Landtagswahl in Sachsen-Anhalt: 440 Wahlscheine in Magdeburg doppelt versendet
Vor der Landtagswahl in Sachsen-Anhalt haben 440 Magdeburgerinnen und Magdeburger ihre Briefwahlunterlagen doppelt erhalten. Das städtische Wahlamt identifizierte sie und erklärte die doppelten Wahlscheine für ungültig, wie die Stadt Magdeburg mitteilte. Die Betroffenen bekommen demnach neue Briefwahlunterlagen mit einer neuen, eindeutigen Wahlscheinnummer. Die Landeswahlleitung sei voll informiert, hieß es.
"Versehentlich doppelt gedruckt und dann versendet worden"
Die 440 Wahlscheine waren laut Stadt versehentlich doppelt gedruckt und dann versendet worden. "Die Integrität der Wahl ist zu jedem Zeitpunkt gewährleistet", hieß es.
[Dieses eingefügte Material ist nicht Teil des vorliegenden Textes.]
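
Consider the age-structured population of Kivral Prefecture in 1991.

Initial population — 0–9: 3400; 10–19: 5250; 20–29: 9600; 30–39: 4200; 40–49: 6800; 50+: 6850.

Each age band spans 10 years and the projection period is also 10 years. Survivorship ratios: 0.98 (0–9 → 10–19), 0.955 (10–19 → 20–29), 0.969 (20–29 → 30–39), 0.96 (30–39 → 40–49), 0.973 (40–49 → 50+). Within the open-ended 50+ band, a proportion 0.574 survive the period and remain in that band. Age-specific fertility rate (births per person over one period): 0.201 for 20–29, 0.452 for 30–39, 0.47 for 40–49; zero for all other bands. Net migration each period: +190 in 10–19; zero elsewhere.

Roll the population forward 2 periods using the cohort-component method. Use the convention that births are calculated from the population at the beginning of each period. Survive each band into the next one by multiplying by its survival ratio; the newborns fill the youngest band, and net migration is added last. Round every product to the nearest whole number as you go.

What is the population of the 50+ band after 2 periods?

(Bands numbered youngest = 1 to oldest = 6.)
Period 1:
Births: 9600 × 0.201 = 1930, 4200 × 0.452 = 1898, 6800 × 0.47 = 3196 → 7024
Band 2: 3400 × 0.98 = 3332
Band 3: 5250 × 0.955 = 5014
Band 4: 9600 × 0.969 = 9302
Band 5: 4200 × 0.96 = 4032
Band 6: 6800 × 0.973 + 6850 × 0.574 = 6616 + 3932 = 10548
Net migration: Band 2 + 190 → 3522
Giving 7024 / 3522 / 5014 / 9302 / 4032 / 10548.
Period 2:
Births: 5014 × 0.201 = 1008, 9302 × 0.452 = 4205, 4032 × 0.47 = 1895 → 7108
Band 2: 7024 × 0.98 = 6884
Band 3: 3522 × 0.955 = 3364
Band 4: 5014 × 0.969 = 4859
Band 5: 9302 × 0.96 = 8930
Band 6: 4032 × 0.973 + 10548 × 0.574 = 3923 + 6055 = 9978
Net migration: Band 2 + 190 → 7074
Giving 7108 / 7074 / 3364 / 4859 / 8930 / 9978.

9978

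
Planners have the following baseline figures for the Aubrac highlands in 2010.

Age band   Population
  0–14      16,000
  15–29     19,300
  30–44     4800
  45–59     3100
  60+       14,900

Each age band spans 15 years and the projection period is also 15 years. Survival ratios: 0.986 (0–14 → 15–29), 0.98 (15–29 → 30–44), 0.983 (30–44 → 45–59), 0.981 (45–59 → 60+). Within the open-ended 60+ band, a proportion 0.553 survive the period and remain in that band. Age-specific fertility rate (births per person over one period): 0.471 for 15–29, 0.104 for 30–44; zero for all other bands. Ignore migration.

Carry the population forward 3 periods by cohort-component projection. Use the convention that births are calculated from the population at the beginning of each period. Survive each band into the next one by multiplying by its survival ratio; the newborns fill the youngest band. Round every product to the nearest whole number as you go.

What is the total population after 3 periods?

— Period 1 —
Births: 19300 * 0.471 = 9090 ; 4800 * 0.104 = 499 → 9589
15–29: 16000 * 0.986 = 15776
30–44: 19300 * 0.98 = 18914
45–59: 4800 * 0.983 = 4718
60+: 3100 * 0.981 + 14900 * 0.553 = 3041 + 8240 = 11281
Population now: 0–14=9589, 15–29=15776, 30–44=18914, 45–59=4718, 60+=11281
— Period 2 —
Births: 15776 * 0.471 = 7430 ; 18914 * 0.104 = 1967 → 9397
15–29: 9589 * 0.986 = 9455
30–44: 15776 * 0.98 = 15460
45–59: 18914 * 0.983 = 18592
60+: 4718 * 0.981 + 11281 * 0.553 = 4628 + 6238 = 10866
Population now: 0–14=9397, 15–29=9455, 30–44=15460, 45–59=18592, 60+=10866
— Period 3 —
Births: 9455 * 0.471 = 4453 ; 15460 * 0.104 = 1608 → 6061
15–29: 9397 * 0.986 = 9265
30–44: 9455 * 0.98 = 9266
45–59: 15460 * 0.983 = 15197
60+: 18592 * 0.981 + 10866 * 0.553 = 18239 + 6009 = 24248
Population now: 0–14=6061, 15–29=9265, 30–44=9266, 45–59=15197, 60+=24248
Total after period 3: 6061 + 9265 + 9266 + 15197 + 24248 = 64037

64037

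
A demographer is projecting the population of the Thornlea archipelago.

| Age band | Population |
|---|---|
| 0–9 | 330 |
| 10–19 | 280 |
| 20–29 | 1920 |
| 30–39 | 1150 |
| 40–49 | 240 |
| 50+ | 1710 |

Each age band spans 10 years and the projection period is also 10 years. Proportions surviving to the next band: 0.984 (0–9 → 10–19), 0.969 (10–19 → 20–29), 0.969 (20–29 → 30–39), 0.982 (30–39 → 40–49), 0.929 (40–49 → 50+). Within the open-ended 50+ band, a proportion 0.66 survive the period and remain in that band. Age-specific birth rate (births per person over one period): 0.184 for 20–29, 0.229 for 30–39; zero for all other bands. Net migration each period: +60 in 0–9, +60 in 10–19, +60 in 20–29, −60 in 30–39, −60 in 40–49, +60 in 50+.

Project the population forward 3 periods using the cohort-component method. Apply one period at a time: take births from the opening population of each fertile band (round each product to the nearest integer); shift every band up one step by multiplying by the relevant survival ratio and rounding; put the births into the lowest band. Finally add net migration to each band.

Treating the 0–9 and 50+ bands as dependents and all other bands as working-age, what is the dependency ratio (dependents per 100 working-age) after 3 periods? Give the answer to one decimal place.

165.9

(Bands numbered youngest = 1 to oldest = 6.)
Period 1.
Births: 1920 * 0.184 = 353  |  1150 * 0.229 = 263 → 616
Band 2: 330 * 0.984 = 325
Band 3: 280 * 0.969 = 271
Band 4: 1920 * 0.969 = 1860
Band 5: 1150 * 0.982 = 1129
Band 6: 240 * 0.929 + 1710 * 0.66 = 223 + 1129 = 1352
Net migration: Band 1 + 60 → 676; Band 2 + 60 → 385; Band 3 + 60 → 331; Band 4 − 60 → 1800; Band 5 − 60 → 1069; Band 6 + 60 → 1412
Giving 676 / 385 / 331 / 1800 / 1069 / 1412.
Period 2.
Births: 331 * 0.184 = 61  |  1800 * 0.229 = 412 → 473
Band 2: 676 * 0.984 = 665
Band 3: 385 * 0.969 = 373
Band 4: 331 * 0.969 = 321
Band 5: 1800 * 0.982 = 1768
Band 6: 1069 * 0.929 + 1412 * 0.66 = 993 + 932 = 1925
Net migration: Band 1 + 60 → 533; Band 2 + 60 → 725; Band 3 + 60 → 433; Band 4 − 60 → 261; Band 5 − 60 → 1708; Band 6 + 60 → 1985
Giving 533 / 725 / 433 / 261 / 1708 / 1985.
Period 3.
Births: 433 * 0.184 = 80  |  261 * 0.229 = 60 → 140
Band 2: 533 * 0.984 = 524
Band 3: 725 * 0.969 = 703
Band 4: 433 * 0.969 = 420
Band 5: 261 * 0.982 = 256
Band 6: 1708 * 0.929 + 1985 * 0.66 = 1587 + 1310 = 2897
Net migration: Band 1 + 60 → 200; Band 2 + 60 → 584; Band 3 + 60 → 763; Band 4 − 60 → 360; Band 5 − 60 → 196; Band 6 + 60 → 2957
Giving 200 / 584 / 763 / 360 / 196 / 2957.
Dependents (band 0–9 + band 50+) = 200 + 2957 = 3157; working-age = 1903; ratio = 3157/1903 × 100 = 165.9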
Eine Mehrfachabstimmung ist demnach nicht möglich. Denn die ungültig gemachten Wahlscheine stehen den Angaben zufolge auf einer Liste, mit der die Wahlvorstände am Wahlsonntag die Briefwahlunterlagen prüfen. Die nun ungültigen Unterlagen können die Betroffenen selbst entsorgen.
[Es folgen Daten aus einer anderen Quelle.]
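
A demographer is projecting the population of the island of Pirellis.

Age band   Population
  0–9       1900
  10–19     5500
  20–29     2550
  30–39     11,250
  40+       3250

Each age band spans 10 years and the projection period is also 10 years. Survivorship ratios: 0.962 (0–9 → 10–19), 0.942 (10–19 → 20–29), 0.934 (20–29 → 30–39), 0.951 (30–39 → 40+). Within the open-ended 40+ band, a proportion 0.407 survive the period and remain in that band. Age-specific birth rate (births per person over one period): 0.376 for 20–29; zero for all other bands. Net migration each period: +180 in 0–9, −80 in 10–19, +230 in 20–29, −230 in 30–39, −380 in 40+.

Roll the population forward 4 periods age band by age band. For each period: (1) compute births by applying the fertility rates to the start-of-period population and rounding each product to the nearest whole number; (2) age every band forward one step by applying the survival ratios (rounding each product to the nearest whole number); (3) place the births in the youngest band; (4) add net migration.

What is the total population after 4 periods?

8281

Numbering the groups 1..5 from youngest to oldest:
[period 1]
Births: 2550 × 0.376 = 959
Group 2: 1900 × 0.962 = 1828
Group 3: 5500 × 0.942 = 5181
Group 4: 2550 × 0.934 = 2382
Group 5: 11250 × 0.951 + 3250 × 0.407 = 10699 + 1323 = 12022
Net migration: Group 1 + 180 → 1139; Group 2 − 80 → 1748; Group 3 + 230 → 5411; Group 4 − 230 → 2152; Group 5 − 380 → 11642
Population now: 0–9=1139, 10–19=1748, 20–29=5411, 30–39=2152, 40+=11642
[period 2]
Births: 5411 × 0.376 = 2035
Group 2: 1139 × 0.962 = 1096
Group 3: 1748 × 0.942 = 1647
Group 4: 5411 × 0.934 = 5054
Group 5: 2152 × 0.951 + 11642 × 0.407 = 2047 + 4738 = 6785
Net migration: Group 1 + 180 → 2215; Group 2 − 80 → 1016; Group 3 + 230 → 1877; Group 4 − 230 → 4824; Group 5 − 380 → 6405
Population now: 0–9=2215, 10–19=1016, 20–29=1877, 30–39=4824, 40+=6405
[period 3]
Births: 1877 × 0.376 = 706
Group 2: 2215 × 0.962 = 2131
Group 3: 1016 × 0.942 = 957
Group 4: 1877 × 0.934 = 1753
Group 5: 4824 × 0.951 + 6405 × 0.407 = 4588 + 2607 = 7195
Net migration: Group 1 + 180 → 886; Group 2 − 80 → 2051; Group 3 + 230 → 1187; Group 4 − 230 → 1523; Group 5 − 380 → 6815
Population now: 0–9=886, 10–19=2051, 20–29=1187, 30–39=1523, 40+=6815
[period 4]
Births: 1187 × 0.376 = 446
Group 2: 886 × 0.962 = 852
Group 3: 2051 × 0.942 = 1932
Group 4: 1187 × 0.934 = 1109
Group 5: 1523 × 0.951 + 6815 × 0.407 = 1448 + 2774 = 4222
Net migration: Group 1 + 180 → 626; Group 2 − 80 → 772; Group 3 + 230 → 2162; Group 4 − 230 → 879; Group 5 − 380 → 3842
Population now: 0–9=626, 10–19=772, 20–29=2162, 30–39=879, 40+=3842
Total after period 4: 626 + 772 + 2162 + 879 + 3842 = 8281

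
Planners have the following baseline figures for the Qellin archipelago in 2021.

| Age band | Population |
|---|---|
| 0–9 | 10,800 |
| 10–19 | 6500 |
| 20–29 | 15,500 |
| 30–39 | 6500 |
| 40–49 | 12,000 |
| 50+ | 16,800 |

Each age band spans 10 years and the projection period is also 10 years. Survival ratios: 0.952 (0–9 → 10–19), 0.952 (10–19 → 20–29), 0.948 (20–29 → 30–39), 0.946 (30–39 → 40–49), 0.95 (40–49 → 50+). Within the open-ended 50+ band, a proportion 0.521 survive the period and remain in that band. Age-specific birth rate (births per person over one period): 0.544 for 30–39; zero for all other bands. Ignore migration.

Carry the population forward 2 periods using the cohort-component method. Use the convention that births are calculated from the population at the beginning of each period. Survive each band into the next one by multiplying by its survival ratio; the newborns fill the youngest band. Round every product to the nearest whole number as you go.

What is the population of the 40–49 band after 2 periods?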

Erst kürzlich zweifelten Politiker der AfD die Rechtsmäßigkeit der Briefwahl an. Im Sommerinterview der ARD erklärte der AfD-Vorsitzende Tino Chrupalla, er kenne aus Gesprächen mit Pflegern und Angehörigen besonders Fälle in Pflegeheimen, wo es zu Wahlbeeinflussungen komme. Christa Dieckmann, die Landeswahlleiterin in Sachsen-Anhalt, wies diese Spekulationen zurück. Die Briefwahl sei verfassungsrechtlich abgesichert, rechtlich umfassend geregelt und organisatorisch durch zahlreiche Sicherheitsmechanismen geschützt.